Ее впустили внутрь, не задавая вопросов.

 

Современная кухня сверкала безукоризненной чистотой. Дорогая плита, дизайнерский стол в центре, ни единого пятнышка.

 

Приходящая уборщица, подумала Лунд.

 

За стеклом включенной духовки была видна пицца.

 

Она стояла посреди этого великолепия в пальто и бело-черном свитере и покачивалась на пятках.

 

Он мог быть где угодно в доме. Поэтому она ждала, стараясь быть терпеливой.

 

Хартманн спустился со второго этажа в синей рубашке и брюках, вытирая полотенцем волосы.

 

Увидел ее и раскрыл от удивления рот. Бросил полотенце на стул.

 

— Я ответил на ваши вопросы, Лунд. И если соглашусь еще разговаривать с вами, то только в присутствии моего адвоката.

 

— Вы сказали, что в квартире вам никто не звонил.

 

Он закрыл глаза, тряхнул головой:

 

— Вы, вообще, слышите, что вам говорят?

 

— Только этим и занимаюсь. Вы сказали, что вам никто не звонил.

 

Он посмотрел на пиццу. Хлопнул себя по лбу:

 

— Ладно. Нетта Стьернфельтт.

 

— Я узнала это от нее.

 

— Мы говорили секунд тридцать, не больше. Я постарался дать ей понять, что не заинтересован в дальнейшем общении с ней.

 

Он надел варежку-прихватку, достал из духовки противень с пиццей, стряхнул на блюдо. Лунд наблюдала за ним. Мужчина, привыкший жить один.

 

— Она без конца звонила мне. Посылала сообщения. Мне это надоело.

 

— Вы уверены, что это был единственный звонок?

 

— Повторяю в последний раз: уверен. Я написал ту проклятую речь. Выпил лишнего. Потом поехал к Риэ примерно в половине одиннадцатого. Я все это уже говорил. И больше не намерен возвращаться к этому. — Он открыл дверь, ведущую в соседнюю с кухней комнату. — Мне нужно поесть. Прошу вас уйти.

 

— Давайте предположим, что кто-то действительно пользовался вашим компьютером, вашей машиной, квартирой.

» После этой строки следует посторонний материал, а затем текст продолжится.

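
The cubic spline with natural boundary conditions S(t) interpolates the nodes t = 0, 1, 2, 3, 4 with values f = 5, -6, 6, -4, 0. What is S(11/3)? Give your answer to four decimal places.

-3.0317

Let m_i = S''(x_i). Step sizes h_i = 1, 1, 1, 1; slopes of the chords Δ_i = (y_(i+1) - y_i)/h_i = -11, 12, -10, 4.
  1·m_0 + 4·m_1 + 1·m_2 = 6(Δ_1 - Δ_0) = 138
  1·m_1 + 4·m_2 + 1·m_3 = 6(Δ_2 - Δ_1) = -132
  1·m_2 + 4·m_3 + 1·m_4 = 6(Δ_3 - Δ_2) = 84
Natural end conditions: m_0 = m_4 = 0.
Solving the tridiagonal system: m_0 = 0, m_1 = 1341/28, m_2 = -375/7, m_3 = 963/28, m_4 = 0.
On [3, 4], S(t) = -4 - 209/28·(t - 3) + 963/56·(t - 3)² - 321/56·(t - 3)³.
With (t - 3) = 2/3: S(11/3) = -191/63.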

Кто мог узнать ваш пароль?

 

— И об этом мы уже говорили. Нашу сеть взломали.

 

В кухню вошла домработница, забрала пакет с мусором, сказала Хартманну, что придет через неделю, и ушла, закрыв за собой дверь.

 

— Я хочу помочь, — сказала Лунд.

 

Светлые брови Хартманна взлетели.

 

— Правда хочу.

 

— Поговорите с Риэ. Она нашла какие-то следы в системе. Кто угодно мог добраться до паролей. Я пользуюсь одним и тем же паролем для всего. Риэ составила для вас список тех, кто мог бы вас заинтересовать. Есть один служащий…

 

— Я бы хотела взглянуть на этот список.

 

— У меня наверху должна быть копия, сейчас принесу.

 

На лестнице Хартманн остановился:

 

— Угощайтесь пиццей, если хотите. Мне одному это не осилить.

 

— Мне нужен только список. Но все равно спасибо.

 

Он скрылся, и вскоре Лунд услышала, как заскрипели половицы у нее над головой. Дом был старый.

 

Она прошла в смежную комнату, это был кабинет с окнами, выходящими в сад. Первым делом направилась к книжным полкам. Большинство книг были о политике или политиках. Автобиография Билла Клинтона, несколько томов о Джоне Кеннеди. Между корешками стояла фотография обреченного президента с женой. Лунд потрясло сходство Джеки и Риэ Скоугор. Та же прическа, та же холодная красота. А вот Хартманн вовсе не походил на Кеннеди, который смотрел в объектив с нахальной самоуверенностью. Но, с другой стороны, Кеннеди, как и Хартманн, был серийным донжуаном, если воспользоваться выражением Майера. И Клинтон…

 

Из художественной литературы в библиотеке Хартманна нашлась только одна книга. «Фауст» Гёте в датском переводе.

 

В доме царили порядок, спокойствие и уединение. Это было так не похоже на его кабинет в ратуше, где он вечно находился на виду, в окружении людей и под угрозой очередных происков Бремера. И очередных обвинений с ее стороны.

 

На столе у окна лежал ежедневник. Она подошла, стала быстро перелистывать страницы. Записи делались редко и кратко, в одну строку. Ничего интересного. Она хотела найти пометки от тридцать первого октября, но ее отвлек телефонный звонок.

 

Она торопливо закрыла ежедневник.

 

— Лунд. Это Майер.

 

Она услышала, что Хартманн спускается по лестнице.

 

— Сейчас говорить не могу. Я перезвоню.

 

— У него нет алиби.

 

Она вошла в кухню. Хартманн был уже там, нарезал пиццу, открывал бутылку вина. Он улыбнулся ей.

 

Политики и женщины. Они неразделимы. Он был привлекательным, интересным, умным мужчиной. Она могла понять, почему он так нравился женщинам. Почти могла вообразить…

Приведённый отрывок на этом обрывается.